In what sense, ultimately, are we obliged to accept the pretext of Sturges's claim of politically correct "beauty" or "innocence" or morally neutral aesthetic exploration, in place of the more damning assessment of a "perverted" obsession to expose pre-pubescent girls to a serious art public?

The unadorned human body, in all its various manifestations, is subject to as many different feelings and meanings as there are kinds of people. In the totally objective sense, a naked human body is neither more, nor less, the sum of its purposes and functions. Its structure is determined by genetic inheritance, and subject to the manipulations, augmentations and transformations of aging, defacement, or decoration. It means what we want it to mean. In the hands of a photographer, a photograph tends to mean what the photographer wants it to mean: He intends that this image be seen in this way, for this purpose. On balance, I'd have to say that Sturges wants us to see and appreciate pre-pubescent or early pubescent girls as desirable, beautiful, unspoiled, and ultimately, as common things, i.e., the more we see of them, the less shocking and unusual they will seem. Is this an exploitation, or a de-sensitization, of innocence? Probably both. No matter how hard Sturges may try, he can't altogether succeed in making us believe that an 11-year old fully comprehends the meaning of her nakedness before his vision.

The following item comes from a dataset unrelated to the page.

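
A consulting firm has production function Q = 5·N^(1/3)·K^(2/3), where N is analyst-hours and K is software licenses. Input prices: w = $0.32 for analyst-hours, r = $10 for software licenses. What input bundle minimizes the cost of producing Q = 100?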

In Lolita, Nabokov suggested, indirectly, that Humbert Humbert, rather than being the seducer, the manipulator, was indeed the victim, not just of his own obsession, but of the shrewd manipulations of his love-object. Despite her supposed innocence and guilelessness, she used Humbert to attain her selfish ends. But that was fiction. Sturges is photographing real girls, who live real lives. Sturges may fantasize, or not, about his subjects, in ways that belie his vaunted artistic program. But no one who so single-mindedly, and determinedly, labored so hard to expose a forbidden subject as Sturges has done, can claim not to have some very powerful personal (and ulterior) motives. The sense of violation and discomfort which accompanies a viewing of his images doesn't go away.

[Note: I have posted three of Sturges's images, commonly available for download on the internet. I could have made copies of these same, or other, images from several of his books. I chose these because they were among the most "tame" in terms of exposure. I do not wish to offend anyone, or to incite morbid curiosity. They are for illustration only.]